Science Fair Project Encyclopedia
Hardcore is a 1979 film written and directed by Paul Schrader. George C. Scott stars as salt-of-the-earth, religious Jake Van Dorn who is a prosperous local businessman in Grand Rapids, Michigan. A single parent, Scott is the father of a seemingly quiet, conservative teenage girl, Kristen, who unexplainably disappears when she goes on a church sponsored trip to California.
Eventually, Scott learns that his daughter may have run away and has entered the world of pornography in Los Angeles. The story is an odyssey of the upright and uptight Van Dorn as he journeys through the seedy world or pornography in California. Having no luck with the authorities, Scott retains the services of an eclectic private detective played by Peter Boyle to locate his daughter.

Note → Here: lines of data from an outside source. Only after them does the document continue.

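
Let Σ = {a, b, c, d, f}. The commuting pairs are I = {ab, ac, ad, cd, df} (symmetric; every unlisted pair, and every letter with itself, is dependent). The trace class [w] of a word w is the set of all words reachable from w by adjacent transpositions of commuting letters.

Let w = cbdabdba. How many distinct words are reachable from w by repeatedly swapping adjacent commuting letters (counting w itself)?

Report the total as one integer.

28

#0=c has no predecessor
#1=b depends on [0:c]
#2=d depends on [1:b]
#3=a has no predecessor
#4=b depends on [2:d]
#5=d depends on [4:b]
#6=b depends on [5:d]
#7=a depends on [3:a]
sources: [0:c, 3:a]
N(rest) = Σ N(rest − s) over sources s of rest; N(one piece) = 1:
  size 1 → [6]=1  [7]=1
  size 2 → [3,7]=1  [5,6]=1  [6,7]=2
  size 3 → [3,6,7]=3  [4,5,6]=1  [5,6,7]=3
  size 4 → [2,4,5,6]=1  [3,5,6,7]=6  [4,5,6,7]=4
  size 5 → [1,2,4,5,6]=1  [2,4,5,6,7]=5  [3,4,5,6,7]=10
  size 6 → [0,1,2,4,5,6]=1  [1,2,4,5,6,7]=6  [2,3,4,5,6,7]=15
  first=0(c) contributes 21
  first=3(a) contributes 7
|[w]| = 28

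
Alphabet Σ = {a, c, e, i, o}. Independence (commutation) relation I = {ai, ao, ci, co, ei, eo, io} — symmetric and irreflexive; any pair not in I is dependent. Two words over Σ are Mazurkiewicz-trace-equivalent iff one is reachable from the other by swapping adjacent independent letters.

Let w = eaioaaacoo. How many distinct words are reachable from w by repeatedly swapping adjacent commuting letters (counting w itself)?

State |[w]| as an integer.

840

0(e) covers ∅
1(a) covers 0:e
2(i) covers ∅
3(o) covers ∅
4(a) covers 1:a
5(a) covers 4:a
6(a) covers 5:a
7(c) covers 6:a
8(o) covers 3:o
9(o) covers 8:o
floor of heap: 0:e, 2:i, 3:o
completions by unplaced set U, small U first (add the entries for U minus each lowest piece of U):
  |U|=1: {2}:1  {7}:1  {9}:1
  |U|=2: {2,7}:2  {2,9}:2  {6,7}:1  {7,9}:2  {8,9}:1
  |U|=3: {2,6,7}:3  {2,7,9}:6  {2,8,9}:3  {3,8,9}:1  {5,6,7}:1  {6,7,9}:3  {7,8,9}:3
  |U|=4: {2,3,8,9}:4  {2,5,6,7}:4  {2,6,7,9}:12  {2,7,8,9}:12  {3,7,8,9}:4  {4,5,6,7}:1  {5,6,7,9}:4  {6,7,8,9}:6
  |U|=5: {1,4,5,6,7}:1  {2,3,7,8,9}:20  {2,4,5,6,7}:5  {2,5,6,7,9}:20  {2,6,7,8,9}:30  {3,6,7,8,9}:10  {4,5,6,7,9}:5  {5,6,7,8,9}:10
  |U|=6: {0,1,4,5,6,7}:1  {1,2,4,5,6,7}:6  {1,4,5,6,7,9}:6  {2,3,6,7,8,9}:60  {2,4,5,6,7,9}:30  {2,5,6,7,8,9}:60  {3,5,6,7,8,9}:20  {4,5,6,7,8,9}:15
  |U|=7: {0,1,2,4,5,6,7}:7  {0,1,4,5,6,7,9}:7  {1,2,4,5,6,7,9}:42  {1,4,5,6,7,8,9}:21  {2,3,5,6,7,8,9}:140  {2,4,5,6,7,8,9}:105  {3,4,5,6,7,8,9}:35
  |U|=8: {0,1,2,4,5,6,7,9}:56  {0,1,4,5,6,7,8,9}:28  {1,2,4,5,6,7,8,9}:168  {1,3,4,5,6,7,8,9}:56  {2,3,4,5,6,7,8,9}:280
  start at 0(e): 504
  start at 2(i): 84
  start at 3(o): 252
sum over floor = 840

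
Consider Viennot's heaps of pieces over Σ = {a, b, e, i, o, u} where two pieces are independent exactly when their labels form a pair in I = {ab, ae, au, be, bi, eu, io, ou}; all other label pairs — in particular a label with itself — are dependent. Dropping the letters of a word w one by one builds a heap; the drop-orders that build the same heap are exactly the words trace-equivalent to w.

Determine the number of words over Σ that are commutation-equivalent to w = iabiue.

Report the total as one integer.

0(i) covers ∅
1(a) covers 0:i
2(b) covers ∅
3(i) covers 1:a
4(u) covers 2:b, 3:i
5(e) covers 3:i
floor of heap: 0:i, 2:b
completions by unplaced set U, small U first (add the entries for U minus each lowest piece of U):
  |U|=1: {4}:1  {5}:1
  |U|=2: {2,4}:1  {4,5}:2
  |U|=3: {2,4,5}:3  {3,4,5}:2
  |U|=4: {1,3,4,5}:2  {2,3,4,5}:5
  start at 0(i): 7
  start at 2(b): 2
sum over floor = 9

9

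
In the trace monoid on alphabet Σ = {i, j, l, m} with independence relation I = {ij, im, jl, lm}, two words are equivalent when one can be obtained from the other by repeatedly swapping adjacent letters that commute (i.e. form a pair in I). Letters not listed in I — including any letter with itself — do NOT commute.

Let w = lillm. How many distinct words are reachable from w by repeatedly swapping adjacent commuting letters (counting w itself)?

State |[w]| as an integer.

drop 0:l onto floor
drop 1:i onto {0:l}
drop 2:l onto {1:i}
drop 3:l onto {2:l}
drop 4:m onto floor
ground layer = {0:l, 4:m}
drop-orders for the pieces not yet dropped (sum over which currently-grounded one goes next):
  1 to go: {3} 1  {4} 1
  2 to go: {2,3} 1  {3,4} 2
  3 to go: {1,2,3} 1  {2,3,4} 3
  if 0:l drops first: 4 orders
  if 4:m drops first: 1 orders
heap linearizations: 5

5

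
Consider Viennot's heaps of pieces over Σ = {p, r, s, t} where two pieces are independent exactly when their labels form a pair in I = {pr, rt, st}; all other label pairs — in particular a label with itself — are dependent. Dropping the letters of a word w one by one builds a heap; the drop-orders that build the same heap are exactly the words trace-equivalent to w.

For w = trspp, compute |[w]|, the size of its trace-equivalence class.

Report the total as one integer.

3

0(t) covers ∅
1(r) covers ∅
2(s) covers 1:r
3(p) covers 0:t, 2:s
4(p) covers 3:p
floor of heap: 0:t, 1:r
completions by unplaced set U, small U first (add the entries for U minus each lowest piece of U):
  |U|=1: {4}:1
  |U|=2: {3,4}:1
  |U|=3: {0,3,4}:1  {2,3,4}:1
  start at 0(t): 1
  start at 1(r): 2
sum over floor = 3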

Fed up with no results from the PI, or the police, a desperate Scott ends up posing as a porno movie producer in the hopes that he will unearth information about his daughter. Along the way, he enlists the aid of a sometime porno actress/hooker named Nikki, played by Season Hubley . The two form an uneasy alliance as Hubley helps Scott in trying to wend his way through the maze of smut from Los Angeles to San Diego and to San Francisco, eventually discovering that his daughter may be in the hands of a very dangerous porn player who deals in the world of "snuff movies". Does Scott have what it takes to negotiate his way through this seedy, repuganant world and find his daughter?
The film takes its time in setting up the universe that Scott populates so the contrast and juxtaposition of his entry into the world of porn in California is justifiably shocking. The film thrives on the edge of a dark humor, taking its subject matter neither too lightly or seriously. The supporting cast is uniformly regarded as excellent, including both Boyle and Hubley.
Writer-director Schrader had previously written the screenplay of Martin Scorsese's Taxi Driver and the films share a theme of exploring an unseen subculture. One major criticism of the film at the time was that it utilizes the same sensationalistic elements of sleaze that it is attempting to criticize and comment upon. The film was released in 1979 and one might be hard pressed to find any aspect of it titilating by today's standards. However, Scott's performance as a tortured, conservative, single parent is palpable and holds up quite well.